This past Wednesday, Oct. 9, 2019, Texas A&M officially announced plans to pass a sweeping ban on vape pens on all campuses. This decision comes after much deliberation from the university, which mainly stems from worry about student health. The ban will have an effect over ANY area considered on campus, including parking lots, dorms, and even Kyle Field.

“This health threat is serious enough that I want to see the ban include every building, outside space, parking lot, garage and laboratory within the Texas A&M system,” Texas A&M Chancellor John Sharp said in a memo to the heads of the system’s 11 campuses.

The ban also extends to every system facility and property including satellite campuses such as A&M Galveston and Prarie View A&M.

A sign similar to the ones displayed around Texas A&M campus.
A sign similar to the ones displayed around the Texas A&M campus.

Long-Term Vaping Effects Are Being Realized

The mortal effects of vaping on a person’s body are very recently coming to light. Deaths have begun to spring up after vaping became popular among Americans around two years ago. 26 deaths have been recorded by the CDC since the end of summer, and the number which continues to rise.

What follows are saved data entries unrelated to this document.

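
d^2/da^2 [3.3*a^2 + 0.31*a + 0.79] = 6.60000000000000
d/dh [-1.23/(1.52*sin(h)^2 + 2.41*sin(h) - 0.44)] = (3.7392*sin(h) + 2.9643)*cos(h)/(1.52*sin(h)^2 + 2.41*sin(h) - 0.44)^2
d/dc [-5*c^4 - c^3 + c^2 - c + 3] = -20*c^3 - 3*c^2 + 2*c - 1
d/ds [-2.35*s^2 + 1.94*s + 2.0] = 1.94 - 4.7*s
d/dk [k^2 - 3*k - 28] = 2*k - 3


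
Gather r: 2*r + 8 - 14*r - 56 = -12*r - 48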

“Essentially when the chancellor issued the memo, his motivation as we understand it, was to do the right thing by the student and not take any chance with student health,” Texas A&M spokesperson Karen Clos said.

Clos, along with many A&M officials, do not expect the ban to be problematic. Vaping is not a part of A&M culture and not really something that is widespread among either students or employees. However, the school is still taking a strong stance against the use of vape products.

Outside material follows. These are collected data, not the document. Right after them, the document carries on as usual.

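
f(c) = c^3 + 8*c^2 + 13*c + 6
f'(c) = 3*c^2 + 16*c + 13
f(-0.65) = 0.66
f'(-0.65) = 3.87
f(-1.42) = 0.81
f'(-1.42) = -3.67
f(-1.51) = 1.17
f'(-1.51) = -4.32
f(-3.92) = 17.73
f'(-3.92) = -3.62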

The Impact on Student Life

There has not been a significant student reaction to the university’s decision to ban vape products from their campuses. As Clos said, vaping has not been a big part of the culture on A&M campuses. The ban is being enforced on every campus at this point.

“The safest thing for them would be to avoid it if all possible and to seek medical advice if it is something that they have started doing or considering doing,” Katie Sanders, the assistant director of the nursing program at Texas A&M, said.